In no time the action from the cricket ground died out. The IPL is over for now, to be revived at a later date but nobody could guess when. Uncertainty looms around on what the future holds. Already UAE is being thought of as an alternative venue. Only time will know what happens next. There are so many factors to take into account including whether a window would be available in a packed international cricket schedule. More than that, would the virus wane in the next few months! Indeed imponderable.
Nonetheless this partially held edition did provide enough drama and action to catch the fans' eyeballs. Big scoring feats, as usual were there but what must have come as pleasing revelation was the way the bowlers rose to the occasion to make a big difference. This has to be something new in an event which has always been considered batsman-friendly in nature. Indeed the IPL as we have always known was never short of fours and sixes or the big hits that soar high into the galleries. Like lambs to the slaughter, bowlers, even those established and had a reputation in world cricket, were treated harshly. In fact there was a time when a score of 250 and above were not uncommon and there were centuries galore. How could one forget, Brenden McCullum's 158 off just 73 balls in the 2008 opener! Then there was Chris Gayle who posted 175 off 66 balls in 2013. For bowlers then nightmares were common. But then that was entertainment and fans loved them even if it looked so lop-sided as a contest.
Considering that, what happened this time with promise of more (before curtains came down suddenly) certainly can be considered a welcome change. At least there was a worthy contest between the bat and ball. Big hits were there but there were also moments of inspiration for bowlers to fine-tune their wares. The start did not provide an inkling to what was in store. Matches did go like old times with 200 plus totals becoming normal affairs and close finishes providing all the excitement like the way Chennai Super Kings went down to Mumbai Indians in a last ball thriller. After scoring 218 for four CSK had looked a winner until Mumbai Indians stole victory off the last ball. What is significant is that of the first 30 matches, there had been only eight totals that exceeded the 200 mark. Bowlers in the main were able to keep the run rate in check while also picking up wickets at crucial moments to spice up the contests. To that extent they managed to put the pressure on the batsmen and in the process displaying a bowling variety that attracted instant praise.

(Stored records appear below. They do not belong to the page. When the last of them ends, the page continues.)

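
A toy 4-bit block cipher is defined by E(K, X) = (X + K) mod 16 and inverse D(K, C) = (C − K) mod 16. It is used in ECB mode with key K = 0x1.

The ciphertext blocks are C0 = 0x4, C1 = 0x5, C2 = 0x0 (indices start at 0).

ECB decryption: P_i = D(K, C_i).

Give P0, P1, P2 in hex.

P0 = 0x3, P1 = 0x4, P2 = 0xF

P0: D(K, 0x4) = 0x3.
P1: D(K, 0x5) = 0x4.
P2: D(K, 0x0) = 0xF.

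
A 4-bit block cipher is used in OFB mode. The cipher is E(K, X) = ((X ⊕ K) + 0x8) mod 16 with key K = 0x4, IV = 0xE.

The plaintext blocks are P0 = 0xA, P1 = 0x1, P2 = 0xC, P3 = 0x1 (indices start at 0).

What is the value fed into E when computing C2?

OFB encryption: S_i = E(K, S_{i−1}) with S_{−1} = IV; C_i = P_i ⊕ S_i.
C0: S = E(K, 0xE) = 0x2; 0xA ⊕ 0x2 = 0x8.
C1: S = E(K, 0x2) = 0xE; 0x1 ⊕ 0xE = 0xF.
C2: S = E(K, 0xE) = 0x2; 0xC ⊕ 0x2 = 0xE.
So the input to E for block 2 is 0xE.

0xE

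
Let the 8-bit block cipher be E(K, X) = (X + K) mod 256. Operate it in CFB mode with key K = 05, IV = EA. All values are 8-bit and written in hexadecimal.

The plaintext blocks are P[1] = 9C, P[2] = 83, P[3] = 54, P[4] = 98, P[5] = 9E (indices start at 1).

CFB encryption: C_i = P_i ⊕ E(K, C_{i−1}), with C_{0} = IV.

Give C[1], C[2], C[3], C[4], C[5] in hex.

C[1] = 73, C[2] = FB, C[3] = 54, C[4] = C1, C[5] = 58

C[1]: E(K, EA) = EF; 9C ⊕ EF = 73.
C[2]: E(K, 73) = 78; 83 ⊕ 78 = FB.
C[3]: E(K, FB) = 00; 54 ⊕ 00 = 54.
C[4]: E(K, 54) = 59; 98 ⊕ 59 = C1.
C[5]: E(K, C1) = C6; 9E ⊕ C6 = 58.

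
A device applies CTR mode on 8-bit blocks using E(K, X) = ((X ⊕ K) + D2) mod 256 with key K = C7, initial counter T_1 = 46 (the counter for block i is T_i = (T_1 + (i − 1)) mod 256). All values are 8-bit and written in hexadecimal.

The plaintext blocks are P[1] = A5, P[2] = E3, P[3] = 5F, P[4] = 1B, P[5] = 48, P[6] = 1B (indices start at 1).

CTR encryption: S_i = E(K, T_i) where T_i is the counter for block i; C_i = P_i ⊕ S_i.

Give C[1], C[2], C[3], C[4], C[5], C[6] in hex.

C[1]: T = 46, S = E(K, T) = 53; A5 ⊕ 53 = F6.
C[2]: T = 47, S = E(K, T) = 52; E3 ⊕ 52 = B1.
C[3]: T = 48, S = E(K, T) = 61; 5F ⊕ 61 = 3E.
C[4]: T = 49, S = E(K, T) = 60; 1B ⊕ 60 = 7B.
C[5]: T = 4A, S = E(K, T) = 5F; 48 ⊕ 5F = 17.
C[6]: T = 4B, S = E(K, T) = 5E; 1B ⊕ 5E = 45.

C[1] = F6, C[2] = B1, C[3] = 3E, C[4] = 7B, C[5] = 17, C[6] = 45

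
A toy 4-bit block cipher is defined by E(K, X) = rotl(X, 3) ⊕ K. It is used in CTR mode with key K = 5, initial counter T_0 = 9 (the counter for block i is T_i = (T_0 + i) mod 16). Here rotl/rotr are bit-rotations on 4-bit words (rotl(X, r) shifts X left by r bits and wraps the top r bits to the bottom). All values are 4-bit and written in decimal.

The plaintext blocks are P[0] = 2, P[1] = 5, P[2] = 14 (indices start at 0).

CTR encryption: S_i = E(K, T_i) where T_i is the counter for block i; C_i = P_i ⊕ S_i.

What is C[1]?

C[0]: T = 9, S = E(K, T) = 9; 2 ⊕ 9 = 11.
C[1]: T = 10, S = E(K, T) = 0; 5 ⊕ 0 = 5.

C[1] = 5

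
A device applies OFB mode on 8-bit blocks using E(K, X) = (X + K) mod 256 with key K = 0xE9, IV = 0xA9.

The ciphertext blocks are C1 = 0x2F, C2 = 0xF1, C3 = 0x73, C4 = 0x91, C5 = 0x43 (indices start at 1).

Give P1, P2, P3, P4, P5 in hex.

P1 = 0xBD, P2 = 0x8A, P3 = 0x17, P4 = 0xDC, P5 = 0x75

OFB decryption: S_i = E(K, S_{i−1}) with S_{0} = IV; P_i = C_i ⊕ S_i.
P1: S = E(K, 0xA9) = 0x92; 0x2F ⊕ 0x92 = 0xBD.
P2: S = E(K, 0x92) = 0x7B; 0xF1 ⊕ 0x7B = 0x8A.
P3: S = E(K, 0x7B) = 0x64; 0x73 ⊕ 0x64 = 0x17.
P4: S = E(K, 0x64) = 0x4D; 0x91 ⊕ 0x4D = 0xDC.
P5: S = E(K, 0x4D) = 0x36; 0x43 ⊕ 0x36 = 0x75.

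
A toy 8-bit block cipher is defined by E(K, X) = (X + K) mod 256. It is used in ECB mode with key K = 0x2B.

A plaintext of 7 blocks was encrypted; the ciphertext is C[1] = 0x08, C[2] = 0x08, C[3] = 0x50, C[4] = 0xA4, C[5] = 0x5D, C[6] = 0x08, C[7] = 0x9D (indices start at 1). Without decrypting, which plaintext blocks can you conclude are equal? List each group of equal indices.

ECB encrypts each block independently with the same key, so equal ciphertext blocks imply equal plaintext blocks.
C[1] = C[2] = C[6] = 0x08, so P[1] = P[2] = P[6].

P[1] = P[2] = P[6]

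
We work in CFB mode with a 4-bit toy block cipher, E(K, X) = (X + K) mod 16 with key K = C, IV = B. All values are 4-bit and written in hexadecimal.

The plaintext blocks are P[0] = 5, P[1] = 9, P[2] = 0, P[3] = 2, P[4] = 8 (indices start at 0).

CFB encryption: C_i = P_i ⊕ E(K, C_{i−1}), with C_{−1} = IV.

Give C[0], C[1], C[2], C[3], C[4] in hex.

C[0]: E(K, B) = 7; 5 ⊕ 7 = 2.
C[1]: E(K, 2) = E; 9 ⊕ E = 7.
C[2]: E(K, 7) = 3; 0 ⊕ 3 = 3.
C[3]: E(K, 3) = F; 2 ⊕ F = D.
C[4]: E(K, D) = 9; 8 ⊕ 9 = 1.

C[0] = 2, C[1] = 7, C[2] = 3, C[3] = D, C[4] = 1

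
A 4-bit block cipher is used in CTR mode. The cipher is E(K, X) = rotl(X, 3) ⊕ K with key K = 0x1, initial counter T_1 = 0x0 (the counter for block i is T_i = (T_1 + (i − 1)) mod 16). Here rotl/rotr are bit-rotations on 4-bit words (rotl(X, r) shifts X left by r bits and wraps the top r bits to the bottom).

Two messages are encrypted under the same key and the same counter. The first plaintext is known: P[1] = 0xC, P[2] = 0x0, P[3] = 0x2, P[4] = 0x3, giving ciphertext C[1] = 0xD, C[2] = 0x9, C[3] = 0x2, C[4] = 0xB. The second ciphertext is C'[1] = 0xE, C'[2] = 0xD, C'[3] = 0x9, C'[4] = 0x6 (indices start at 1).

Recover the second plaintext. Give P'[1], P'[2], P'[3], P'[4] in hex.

In CTR with a reused counter, both messages share the same keystream S_i, so C_i ⊕ C'_i = P_i ⊕ P'_i and thus P'_i = P_i ⊕ C_i ⊕ C'_i.
P'[1]: 0xC ⊕ 0xD ⊕ 0xE = 0xF.
P'[2]: 0x0 ⊕ 0x9 ⊕ 0xD = 0x4.
P'[3]: 0x2 ⊕ 0x2 ⊕ 0x9 = 0x9.
P'[4]: 0x3 ⊕ 0xB ⊕ 0x6 = 0xE.

P'[1] = 0xF, P'[2] = 0x4, P'[3] = 0x9, P'[4] = 0xE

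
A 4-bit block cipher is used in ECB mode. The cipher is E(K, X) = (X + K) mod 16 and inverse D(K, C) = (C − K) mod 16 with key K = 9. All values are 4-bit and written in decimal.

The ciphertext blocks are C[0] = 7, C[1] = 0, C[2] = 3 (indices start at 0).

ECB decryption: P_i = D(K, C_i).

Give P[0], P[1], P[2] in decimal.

P[0]: D(K, 7) = 14.
P[1]: D(K, 0) = 7.
P[2]: D(K, 3) = 10.

P[0] = 14, P[1] = 7, P[2] = 10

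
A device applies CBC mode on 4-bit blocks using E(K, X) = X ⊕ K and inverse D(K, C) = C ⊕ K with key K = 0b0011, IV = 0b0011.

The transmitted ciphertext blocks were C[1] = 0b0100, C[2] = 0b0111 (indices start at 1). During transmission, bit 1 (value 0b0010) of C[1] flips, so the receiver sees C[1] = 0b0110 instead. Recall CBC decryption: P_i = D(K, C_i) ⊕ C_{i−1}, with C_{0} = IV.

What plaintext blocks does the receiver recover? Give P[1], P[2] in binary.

Only C[1] changed, to 0b0110. In CBC, a change in C_i garbles P_i and flips the same bit in P_{i+1}. Decrypting the received ciphertext:
P[1]: D(K, 0b0110) = 0b0101; 0b0101 ⊕ 0b0011 = 0b0110.
P[2]: D(K, 0b0111) = 0b0100; 0b0100 ⊕ 0b0110 = 0b0010.
Blocks that differ from the original plaintext: P[1], P[2].

P[1] = 0b0110, P[2] = 0b0010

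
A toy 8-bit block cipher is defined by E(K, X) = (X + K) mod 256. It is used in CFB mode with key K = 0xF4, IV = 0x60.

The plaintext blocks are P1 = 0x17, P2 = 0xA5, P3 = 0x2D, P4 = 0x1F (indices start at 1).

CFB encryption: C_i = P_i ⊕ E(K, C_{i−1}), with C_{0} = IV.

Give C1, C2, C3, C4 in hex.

C1: E(K, 0x60) = 0x54; 0x17 ⊕ 0x54 = 0x43.
C2: E(K, 0x43) = 0x37; 0xA5 ⊕ 0x37 = 0x92.
C3: E(K, 0x92) = 0x86; 0x2D ⊕ 0x86 = 0xAB.
C4: E(K, 0xAB) = 0x9F; 0x1F ⊕ 0x9F = 0x80.

C1 = 0x43, C2 = 0x92, C3 = 0xAB, C4 = 0x80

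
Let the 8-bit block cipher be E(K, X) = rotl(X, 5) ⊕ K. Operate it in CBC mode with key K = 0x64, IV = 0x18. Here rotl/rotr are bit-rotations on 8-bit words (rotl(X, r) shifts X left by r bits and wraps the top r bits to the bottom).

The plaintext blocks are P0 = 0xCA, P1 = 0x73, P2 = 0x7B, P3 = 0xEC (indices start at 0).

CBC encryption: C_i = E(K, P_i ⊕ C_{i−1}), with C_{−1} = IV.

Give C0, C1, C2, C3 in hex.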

That in a nutshell was the story of this year’s unfinished IPL. As the contests warmed up even totals of just over 150 or about had been defended. What is more, scores began to be restricted to the 140s with the lowest a little over 100. Not just that seemingly small targets became imposing ones in the face of determined bowling. Mention has to be made of Andre Russell who took five wickets in two overs for Kolkata Knight Riders against Mumbai Indians – something unprecedented in the IPL. There has also been a second five-wicket haul by Harshal Patel for Royal Challengers Bangalore against MI. But the pick of them all has to be Deepak Chahar. Playing for CSK against Punjab Kings Chahar came up with a performance that will be hard to beat. The right arm medium pacer who has played three ODIs and 12 T-20 internationals finished off with impressive figures of four for 13. He had sent in 18 dot balls in his four-over spell – a record that could stay for a while. Totally there were five four-wicket hauls in the short span of this year’s competition, to reinforce the sterling role that the bowlers had played this time. Their bagful of tricks and innovative ideas made the big difference.